Gemini intelligence : google impose des exigences draconiennes pour ses ia

L’annonce de Gemini Intelligence par Google a provoqué un léger frisson dans le monde de la tech. Mais, derrière le discours sur la puissance des nouvelles fonctionnalités, se cache une réalité bien plus restrictive.

Une porte en fer pour les utilisateurs

Selon une note discrète sur sa page d’aide, Google exige désormais des spécifications matérielles exceptionnellement élevées pour profiter de ces nouvelles intelligences artificielles. Il ne s’agit plus d’une simple recommandation, mais d’un véritable filtre.

Pour faire tourner Gemini, votre appareil doit impérativement disposer d’un « puce phare », au moins 12 Go de RAM et, crucialement, prendre en charge le Nano v3. Un obstacle majeur pour une large partie de la base d’utilisateurs.

Pixel 11 : le premier à en pâtir ?

Pixel 11 : le premier à en pâtir ?

Les rumeurs concernant une réduction de RAM sur le Pixel 11, déjà évoquées par Android Headlines, prennent une nouvelle dimension. Si Google adopte cette stratégie, le modèle de base pourrait se voir privé de cette fonctionnalité essentielle, limitant considérablement l’accès à Gemini Intelligence.

L’entreprise exige également un minimum de cinq mises à jour majeures du système d’exploitation Android et six ans de mises à jour de sécurité trimestrielles. Des exigences de qualité rigoureuses, incluant des critères de taux de crash et d’autres aspects de la fiabilité des appareils, complètent ce tableau.

Au-delà du matériel : l’attrait de rambler

Au-delà du matériel : l’attrait de rambler

Malgré ces contraintes, Gemini Intelligence promet des fonctionnalités innovantes, comme la correction intelligente de la dictée vocale, capable de gérer les confusions linguistiques et les erreurs de frappe. L’assistant pourra également remplir automatiquement les formulaires grâce aux informations stockées sur votre appareil, réduisant ainsi les tâches manuelles.

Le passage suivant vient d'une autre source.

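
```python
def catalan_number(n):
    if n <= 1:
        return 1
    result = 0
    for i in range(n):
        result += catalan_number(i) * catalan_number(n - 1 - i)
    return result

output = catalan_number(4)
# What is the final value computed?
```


catalan_number(4)
= sum of catalan_number(i) * catalan_number(4-1-i) for i in 0..3
First compute sub-values bottom-up:
  catalan_number(0) = 1, catalan_number(1) = 1
  catalan_number(2) = 1*1 + 1*1 = 2
  catalan_number(3) = 1*2 + 1*1 + 2*1 = 5
Now catalan_number(4):
  catalan_number(0)*catalan_number(3) = 1*5 = 5
  catalan_number(1)*catalan_number(2) = 1*2 = 2
  catalan_number(2)*catalan_number(1) = 2*1 = 2
  catalan_number(3)*catalan_number(0) = 5*1 = 5
= 5 + 2 + 2 + 5
= 14


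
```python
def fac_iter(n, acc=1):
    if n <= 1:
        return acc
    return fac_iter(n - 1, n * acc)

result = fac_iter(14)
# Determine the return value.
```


fac_iter(14, 1)
= fac_iter(13, 14 * 1) = fac_iter(13, 14)
= fac_iter(12, 13 * 14) = fac_iter(12, 182)
= fac_iter(11, 12 * 182) = fac_iter(11, 2184)
= fac_iter(10, 11 * 2184) = fac_iter(10, 24024)
= fac_iter(9, 10 * 24024) = fac_iter(9, 240240)
= fac_iter(8, 9 * 240240) = fac_iter(8, 2162160)
= fac_iter(7, 8 * 2162160) = fac_iter(7, 17297280)
= fac_iter(6, 7 * 17297280) = fac_iter(6, 121080960)
= fac_iter(5, 6 * 121080960) = fac_iter(5, 726485760)
= fac_iter(4, 5 * 726485760) = fac_iter(4, 3632428800)
= fac_iter(3, 4 * 3632428800) = fac_iter(3, 14529715200)
= fac_iter(2, 3 * 14529715200) = fac_iter(2, 43589145600)
= fac_iter(1, 2 * 43589145600) = fac_iter(1, 87178291200)
n <= 1, return acc = 87178291200


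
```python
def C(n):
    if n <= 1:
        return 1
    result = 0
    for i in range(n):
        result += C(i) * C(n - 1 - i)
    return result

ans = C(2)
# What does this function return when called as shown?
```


C(2)
= sum of C(i) * C(2-1-i) for i in 0..1
  C(0)*C(1) = 1*1 = 1
  C(1)*C(0) = 1*1 = 1
= 1 + 1
= 2


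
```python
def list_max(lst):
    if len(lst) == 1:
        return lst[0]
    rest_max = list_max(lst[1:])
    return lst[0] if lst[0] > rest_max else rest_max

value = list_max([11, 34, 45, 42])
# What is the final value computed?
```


list_max([11, 34, 45, 42])
= compare 11 with list_max([34, 45, 42])
= compare 34 with list_max([45, 42])
= compare 45 with list_max([42])
Base: list_max([42]) = 42
compare 45 with 42: max = 45
compare 34 with 45: max = 45
compare 11 with 45: max = 45
= 45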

L’intégration de « vibe codes » permet de personnaliser les widgets avec des informations et des fonctionnalités pertinentes. Cette fonctionnalité, baptisée Rambler, se veut un véritable tour de force de l’IA.

Un investissement conséquent ?

Si ces exigences matérielles semblent excessives, il est important de noter que Google mise sur Gemini Intelligence comme une différenciation majeure. Une stratégie de segmentation du marché, où les fonctionnalités les plus avancées seraient réservées aux modèles haut de gamme, comme le Pixel 11 Pro, semble privilégiée. Mais cette approche pourrait se heurter à la logique de l’A-series, qui ambitionne une plus grande accessibilité.

En fin de compte, Gemini Intelligence risque de se transformer en un luxe technologique, accessible à une minorité privilégiée d’utilisateurs disposant des appareils les plus récents et les plus coûteux. Une évolution qui pourrait freiner l’adoption massive de cette Technologie prometteuse.